Both of our last two Lessons of the Week discussed ‘reversal patterns’. Two weeks ago, we gave an example of a ‘failed breakdown’, and how that led to a reversal. We also mentioned some of the other ways stocks can reverse. We received comments and questions, so last week we showed how a ‘monster gap’. Once again, we are going to show one more example of a reversal. This week, we will add a special treat of looking at the actual entry that can be used on an intraday basis.

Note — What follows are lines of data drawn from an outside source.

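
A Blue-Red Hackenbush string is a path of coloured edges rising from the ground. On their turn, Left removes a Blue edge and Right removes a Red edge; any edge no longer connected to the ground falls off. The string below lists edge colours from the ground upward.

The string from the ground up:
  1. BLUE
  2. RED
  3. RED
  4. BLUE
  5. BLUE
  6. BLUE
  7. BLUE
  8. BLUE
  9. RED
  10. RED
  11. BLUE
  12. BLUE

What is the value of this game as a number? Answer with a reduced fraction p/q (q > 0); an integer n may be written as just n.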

As a reminder, here is the comment from two weeks ago. “Playing reversal patterns can mean many different things to different traders. The very term ‘reversal’ tells us two things. First, it implies a change of direction, so we should look at this topic with squinted eyes. We know the odds are always with following the trend, and playing in the same direction of the color of the daily bar. Second, we know that most new traders want in, even though they should not. New traders like reversals, because there is a certain sense of ‘heroics’, finding the top or bottom. But the truth is, it is usually a loser’s trade.

However, knowing reversals is still important, even if it is to know when NOT to take a trade, or when to lock profits in on a good trade. Sometimes, we may want to play a ‘reversal’ as an entry. They can happen in almost an infinite number of ways. Most of these are not recognizable, therefore, not playable. The truth is that most of the time, when a stock DOES change direction, it does so for no apparent reason. However, sometimes, that change happens in a way, and in an area, that we can notice the change as ‘soon as it happens’. Sometimes, the reversal is ‘climactic’. Both of these have been topics of prior lessons. There are also other ways, such as ‘shock value’ that can happen on a gap, or by a failure. Today, we want to look at an example of a ‘failed breakdown’.”

So let’s look at a daily chart, that combines some of the virtues of both the examples of the last two weeks. Below is the daily chart of JP MORGAN CHASE (JPM).

We see a stock that recently went into a downtrend, and that last red bar broke down hard below that last support level from late last year. This brought on heavy selling, and a wide red bar. The next day, the stock ‘half gapped’ and ‘half traded’ over the prior bar’s high. That prior bar was a bearish red bar. This again, delivers ‘shock value’, and we see the stock rally. This gap is known as a ‘Gap Up Surprise (GUS). This two day pattern is also a form of a ‘bullish 180 reversal (+180). As a swing trader, this stock can be played long for 3-10 days (this stock went to a high of 27.77 over the next 6 days). Next question. Can we find a better entry for a swing trader, and how can an intraday player play this?

Below is the five minute chart from the day this stock gapped up.

The gap up can be seen at the beginning of the day. On any large gap, we want to play the pullback for an entry. We want to see the stock hold a support level, above the total gap fill in most cases. We want to see a clean VCM buy setup (VBS) on the five minute chart. Here we have the stock holding a minor support (mS) level, above the gap fill, and completing a nice VBS at ‘1’.

Also, note that if you waited, or missed the first entry, there was another opportunity. Since we are bullish on this stock, any bullish intraday setup can be played. Notice the breakout play (BOP) at ‘2’. This gave another excellent entry opportunity, for either an alternate swing entry, or a nice day trade.